Cacochyme

12.11.03 - 03.23
Freddy Vs. Jason (1.5/5)

C'est quand même incroyable. La fille est sur le ponton, filmée de dos, et elle se désape. Elle rigole même un petit peu, la conne. Puis, elle s'élance et plonge à poil dans l'eau sombre en appelant son mec. Voyant qu'il arrive pas, elle revient vers le ponton et elle lance des trucs du genre "mais t'es où, Bob, montre-toi, c'est vraiment pas drôle comme blague". Et bon, elle remonte sur le ponton, et là on voit qu'elle a quand même des gros seins, y a pas à dire. Elle cherche son mec, mais évidemment il s'est fait buter, et elle va pas tarder à subir le même sort. En fait, sans blague, on se croirait dans la fin des années 70, quand Jamie Lee Curtis courait partout en criant et qu'on regardait juste ses seins s'agiter au rythme de ses foulées. Enfin moi je regardais ça un peu plus tard quand même, parce que j'étais à peine né à l'époque, mais c'est un détail. En fait, s'il n'y avait pas cette image un peu plus propre et les seins visiblement siliconés de la coureuse-crieuse cuvée 2003, on aurait peine à imaginer que Freddy Vs. Jason est un nouveau film.

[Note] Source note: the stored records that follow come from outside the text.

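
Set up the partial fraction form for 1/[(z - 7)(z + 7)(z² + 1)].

Two linear + quadratic: P/(z - 7) + Q/(z + 7) + (Rz + S)/(z² + 1)


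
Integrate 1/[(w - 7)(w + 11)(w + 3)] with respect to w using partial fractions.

Cover-up: α = 1/180, β = 1/144, γ = -1/80. Decomposition: (1/180)/(w - 7) + (1/144)/(w + 11) - (1/80)/(w + 3). Integrate each term: (1/180) ln|(w - 7)| + (1/144) ln|(w + 11)| - (1/80) ln|(w + 3)| + C


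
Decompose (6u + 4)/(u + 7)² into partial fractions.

(6u + 4) = P(u + 7) + Q. At u = -7: Q = 6·(-7) + 4 = -38. Coeff of u: P = 6
Result: 6/(u + 7) - 38/(u + 7)²


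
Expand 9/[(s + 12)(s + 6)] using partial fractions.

9/(s + 12)(s + 6) = P/(s + 12) + Q/(s + 6). P = 9/(-12 + 6) = -3/2, Q = 9/(-6 + 12) = 3/2
Result: (-3/2)/(s + 12) + (3/2)/(s + 6)


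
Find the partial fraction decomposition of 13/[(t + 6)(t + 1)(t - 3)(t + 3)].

Using Heaviside cover-up: (-13/135)/(t + 6) - (13/40)/(t + 1) + (13/216)/(t - 3) + (13/36)/(t + 3)


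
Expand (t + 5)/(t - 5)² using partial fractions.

(t + 5) = α(t - 5) + β. At t = 5: β = 1·5 + 5 = 10. Coeff of t: α = 1
Result: 1/(t - 5) + 10/(t - 5)²


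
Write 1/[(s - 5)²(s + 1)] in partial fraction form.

Cover-up at s=-1: R = 1/(-1 - 5)² = 1/36. Cover-up at s=5: Q = 1/(5 + 1) = 1/6. Comparing s² coeff: P = -R = -1/36
Result: (-1/36)/(s - 5) + (1/6)/(s - 5)² + (1/36)/(s + 1)


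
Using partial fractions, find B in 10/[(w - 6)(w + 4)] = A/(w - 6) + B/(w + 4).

Cover-up at w = -4: B = 10/(-4 - 6) = -10/10 = -1


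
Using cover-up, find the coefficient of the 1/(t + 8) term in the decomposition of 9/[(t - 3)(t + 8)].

Cover (t + 8), set t=-8: 9/((t - 3) at t=-8) = 9/(-11) = -9/11


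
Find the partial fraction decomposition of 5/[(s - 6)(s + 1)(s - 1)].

Using cover-up method: P = 1/7, Q = 5/14, R = -1/2
Result: (1/7)/(s - 6) + (5/14)/(s + 1) - (1/2)/(s - 1)


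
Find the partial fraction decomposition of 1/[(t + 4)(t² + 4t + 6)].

Cover-up at t = -4: A = 1/((-4)² + 4·(-4) + 6) = 1/6. Then B = -A = -1/6, C = -A·(4 - 4) = 0
Result: (1/6)/(t + 4) - ((1/6)t)/(t² + 4t + 6)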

C'est vrai pour la scène d'intro, mais également pour tout le reste. Les détails et les recettes des slashers que Scream avait utilisés ironiquement pour obtenir un résultat efficace se retrouvent quasiment tous dans Freddy Vs. Jason. Le problème, c'est qu'en les utilisant, Scream les a tellement désamorcés qu'on a ensuite bien du mal à les reprendre au premier degré. Bon, OK, c'est pas un vrai premier degré, c'est une sorte de premier degré basé sur du second degré (je sais pas si je me fais bien comprendre, mais la fin de la phrase devrait vous aider), mais ça reste relativement indigeste, malgré le côté sympathique qu'on perçoit tout de même dans l'utilisation consciente de ces clichés éculés. Donc, sans surprise, c'est plein de filles à gros seins (excellent casting, soit dit en passant), de giclées de sang, de découpages et de coups dans la gueule.

L'une des surprises du film aurait pu venir du scénario : l'histoire initiale est sympa, Freddy décidant en gros de manipuler Jason pour que les gens se souviennent de lui et qu'il regagne suffisamment de puissance pour pouvoir se remettre au boulot, mais, mis à part quelques petites trouvailles basées sur ce concept, elle est petit à petit abandonnée au profit de quelque chose de beaucoup plus basique (un slasher de base, quoi). Il y a aussi l'opposition entre deux slashers de légende, l'un dans un registre machiavélique, l'autre dans un numéro très réussi consistant à mimer un semi-remorque (même son sang ressemble à de l'huile de moteur), mais là encore, ça reste très limité. En fait, le seul truc qui vient sauver Freddy Vs. Jason du zéro pointé, c'est son réalisateur. Il s'appelle Ronny Yu, il avait déjà réalisé Le 51è État (que je n'ai pas vu mais qui n'avait pas l'air d'être un chef-d'oeuvre), et il nous offre quelques plans vraiment bien foutus et quelques scènes a priori basique mais que son traitement rend plutôt efficaces.

Mais à part ça, pas grand chose à se mettre sous la dent, à moins d'être un fan absolu des Destiny's Child et de vouloir être témoin des premiers pas de Kelly Rowland dans un "vrai" rôle au cinéma.

4 commentaires

C'est pas la Jane birkin américaine Jamie Lee Curtis point de vue poitrine opulente ? :)
gaelle - 12.11.03, 12:28

À toi de juger...
http://web.ukonline.co.uk/curtis.jamiele..
Brice (link) - 12.11.03, 14:28

Bon ok, ca va...
Par contre, je ne te félicite pas pour le choix de la photo ! :)
gaelle - 12.11.03, 21:14

se reporter aussi au strip tease de "true lies".